Fake fear
By Tom Krattenmaker
Huffington Post, February 25, 2017
If you keep up with media and politics, you’ve been encountering lots of references to fake news. The term came to prominence with the alarm over fabricated-from-scratch “news” stories propagated to disrupt the presidential election in Donald Trump’s favor. Trump is now disrupting the fake news conversation by applying “fake” to news he doesn’t like, even if it’s verifiably, factually real. The public needs to see through this form of manipulation and realize that reports from professional media outlets are infinitely more credible than, say, The New Nationalist.
Oh, not familiar with The New Nationalist? That was one of the “media” sources that stoked the trumped-up Pizzagate scandal last fall. One dupe was so outraged that he headed to the pizzeria at the center of the faux controversy with a rifle, ready to go Rambo to break up the child-sex ring in operation there. One problem: the sordid operation didn’t exist.
This nonsense is malicious in and of itself. But what’s worse is the response it aims to create: the manufacturing of enemies who aren’t really enemies and threats that aren’t legitimately threatening, leading to a public more willing to go along with things it would not normally go along with.
It’s fake fear.
Fear is the steady drumbeat coming from his administration—fear of terrorism, fear of violent crime, fear of the U.S. being taken advantage of by other countries, fear of, and anger toward, a news industry Trump now calls an enemy of the people. Listen closely to the cadence, and you hear: “Go along with the deeply objectionable policies and laws that I, the President, want you to go along with. And stop wondering what the hell I have going on with the Russians.”

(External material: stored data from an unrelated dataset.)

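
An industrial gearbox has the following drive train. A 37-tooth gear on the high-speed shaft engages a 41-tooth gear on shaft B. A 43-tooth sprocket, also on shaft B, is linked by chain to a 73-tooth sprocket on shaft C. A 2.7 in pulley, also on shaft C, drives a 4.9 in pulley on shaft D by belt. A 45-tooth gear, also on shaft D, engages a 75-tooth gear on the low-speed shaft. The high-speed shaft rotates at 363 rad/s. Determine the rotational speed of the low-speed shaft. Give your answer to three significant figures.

the high-speed shaft → shaft B (gear mesh, 41/37): 363 ÷ 1.1081 = 327.59 rad/s
shaft B → shaft C (chain, 73/43): 327.59 ÷ 1.6977 = 192.96 rad/s
shaft C → shaft D (belt, 4.9/2.7): 192.96 ÷ 1.8148 = 106.33 rad/s
shaft D → the low-speed shaft (gear mesh, 75/45): 106.33 ÷ 1.6667 = 63.795 rad/s

63.8 rad/s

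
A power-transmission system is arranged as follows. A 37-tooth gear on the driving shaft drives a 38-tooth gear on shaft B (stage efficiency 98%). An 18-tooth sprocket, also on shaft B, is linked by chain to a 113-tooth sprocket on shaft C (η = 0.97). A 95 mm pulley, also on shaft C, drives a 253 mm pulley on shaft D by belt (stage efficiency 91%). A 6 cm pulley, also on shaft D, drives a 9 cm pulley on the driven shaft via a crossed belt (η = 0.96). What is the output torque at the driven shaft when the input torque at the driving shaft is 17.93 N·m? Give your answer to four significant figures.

gear mesh 38/37 = 1.027 → τ = 17.93·1.027·0.98 = 18.046 N·m
chain 113/18 = 6.2778 → τ = 18.046·6.2778·0.97 = 109.89 N·m
belt 253/95 = 2.6632 → τ = 109.89·2.6632·0.91 = 266.32 N·m
belt 9/6 = 1.5 → τ = 266.32·1.5·0.96 = 383.5 N·m

383.5 N·m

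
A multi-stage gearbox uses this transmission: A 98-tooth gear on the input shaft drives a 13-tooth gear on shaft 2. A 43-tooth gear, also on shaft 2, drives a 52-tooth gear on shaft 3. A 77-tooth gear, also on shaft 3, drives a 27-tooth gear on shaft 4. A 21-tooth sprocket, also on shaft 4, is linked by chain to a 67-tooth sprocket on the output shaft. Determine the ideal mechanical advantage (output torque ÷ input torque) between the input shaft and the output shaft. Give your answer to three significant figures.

Each stage contributes driven/driver: gear mesh 13/98 = 0.13265, gear mesh 52/43 = 1.2093, gear mesh 27/77 = 0.35065, chain 67/21 = 3.1905.
Overall: 0.13265 × 1.2093 × 0.35065 × 3.1905 = 0.17947.

0.179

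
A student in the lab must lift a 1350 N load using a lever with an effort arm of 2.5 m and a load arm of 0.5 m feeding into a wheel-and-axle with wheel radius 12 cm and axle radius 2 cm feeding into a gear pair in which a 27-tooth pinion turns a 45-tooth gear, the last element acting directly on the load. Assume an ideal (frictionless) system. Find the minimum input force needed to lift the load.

Lever MA = effort arm / load arm = 2.5/0.5 = 5.
Wheel-and-axle MA = R/r = 12/2 = 6.
Gear pair MA = 45/27 = 1.6667.
Combined ideal MA = 5 × 6 × 1.6667 = 50.
Effort = load / MA = 1350 / 50 = 27 N.

27 N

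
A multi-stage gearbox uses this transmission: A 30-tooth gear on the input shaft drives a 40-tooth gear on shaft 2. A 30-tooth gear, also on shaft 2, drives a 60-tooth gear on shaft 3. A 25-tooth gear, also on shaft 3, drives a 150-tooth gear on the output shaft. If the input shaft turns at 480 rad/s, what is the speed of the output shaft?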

Virtually the first thing out of Trump’s mouth when he launched his campaign was his dire warning about Mexican immigrants who murder and rape. We might call this lying through massive exaggeration. Now, once again, Muslims are the president’s fake-fear priority. The president’s travel ban on refugees and travelers from seven predominantly Muslim countries is premised on fear: the scary notion that radical Islamic terrorists are easily slipping across our borders with the intent to kill and destroy.
Last weekend, Trump made the patently false claim that the U.S. is allowing “thousands and thousands” into our country without safeguards. “There was no way to vet those people,” Trump complained. “There was no documentation, there was no nothing.”
But as fact-based reports show, there is a way to vet refugees from Middle Eastern countries, and such vetting is done—extreme amounts of it, you might say. Refugees vying for entry to the U.S. undergo several rounds of background checks, fingerprint and retina scans, and other screenings, done by multiple agencies. The rigorous vetting, combined with the relatively small number of Muslim refugees admitted, adds up to zero.
As in, there has never been a fatal terrorist attack by refugees from countries covered by the President’s travel ban.
Whatever statistics might say, isn’t it still possible that a terrorist could slip through disguised as a refugee? It’s true that terrorism in the name of Islam is a scourge of our time; an attack is always possible. But let’s keep things in perspective. It’s possible lightning will strike you next time you’re caught outside in a sudden rainstorm. It’s possible the roof at your workplace could collapse in a freak accident. It’s possible you could choke on your lunch or die in a plane crash. Statistically speaking, the chance of your being killed by a foreign terrorist is about one in 3.6 million. Avoidance of this “threat” is not something to base your life on, or sacrifice your principles for.
Fear is an age-old human phenomenon, of course, able to grip us whatever our political allegiances. Liberals harbor deep fears—especially about the new president. We swap conjectures about how long before he interns Muslims, torches the Constitution, or nukes a country that’s antagonizing him. It’s good sense to remain vigilant, but we must resist the lure of fear and the foolish behaviors it can produce.
Fake fear—not something to be afraid of, per se. The task is to see it for what it is and notice what its manufacturers are trying to put over on us. Our job is to reject it by using something the fake fear perpetrators wish we didn’t have: brains and the ability to use them.